There was much criticism of Johnson ‘winning’ a lot of penalties in that season, but scoring 21 goals for a relegated side should never be dismissed. He would never reach those heights again, posting middling numbers for Everton and then poor ones for Fulham.

 

3) Stan Collymore (Nottinham Forest, 1994/95, 22 goals)
These were the days before the Big Three, Five, Five or Six, when a promoted side could finish third if they had a prolific scorer. And Forest had a prolific goalscorer in Collymore, whose 22-goal season earned him a move to Liverpool and three England caps. It really should have been more.

He would never quite recreate those goalscoring feats at Liverpool, though there were moments – most notably the winner in a 4-3 victory over Newcastle. He would retire without winning a single thing, which would not stop him pontificating at length about what makes a winner.

 

2) Kevin Phillips (Sunderland, 1999/2000, 30 goals)
Wow. Those numbers now look extraordinary. Phillips was a middling striker at Watford until he joined Sunderland and scored 52 goals in two First Division seasons, culminating in promotion to the Premier League. Nobody expected what came next: 30 goals in 36 games to claim the European Golden Shoe ahead of Andriy Shevchenko, Ruud van Nistelrooy and well, every other striker in Europe.

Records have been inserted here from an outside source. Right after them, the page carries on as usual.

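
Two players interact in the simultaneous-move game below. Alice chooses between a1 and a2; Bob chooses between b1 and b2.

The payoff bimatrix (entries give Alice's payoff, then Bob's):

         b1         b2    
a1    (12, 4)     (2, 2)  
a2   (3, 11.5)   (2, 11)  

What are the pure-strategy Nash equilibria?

(a1, b1)

(a1, b1): Alice gets 12 ≥ 3 from a2, and Bob gets 4 ≥ 2 from b2 — Nash equilibrium.
(a1, b2): Bob prefers b1 (4 > 2) — not an equilibrium.
(a2, b1): Alice prefers a1 (12 > 3) — not an equilibrium.
(a2, b2): Bob prefers b1 (11.5 > 11) — not an equilibrium.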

He would never again hit the 20-goal mark in the top flight but he never let anyone down in a career which saw him play Premier League football for four more clubs. Eight England caps would reap no goals; he was never quite the same without Niall Quinn.

 

1) Andy Cole (Newcastle United, 1993/94, 34 goals)
Cole had 40 games to reach that ridiculous total, which earned him a move to Manchester United half a season later, but it was still an extraordinary feat to score 34 goals in his first season in the top flight for Newcastle, who had the good sense to pair him with Peter Beardsley. A hat-trick against Liverpool was a particular highlight.

Cole went on to win five Premier League titles with Manchester United and eventually retired having scored fewer PL goals than only Alan Shearer. His 187-goal total was eventually passed by Wayne Rooney but he remains one of the great goalscorers in the competition’s history. Not bad for a player capped only 15 times for his country.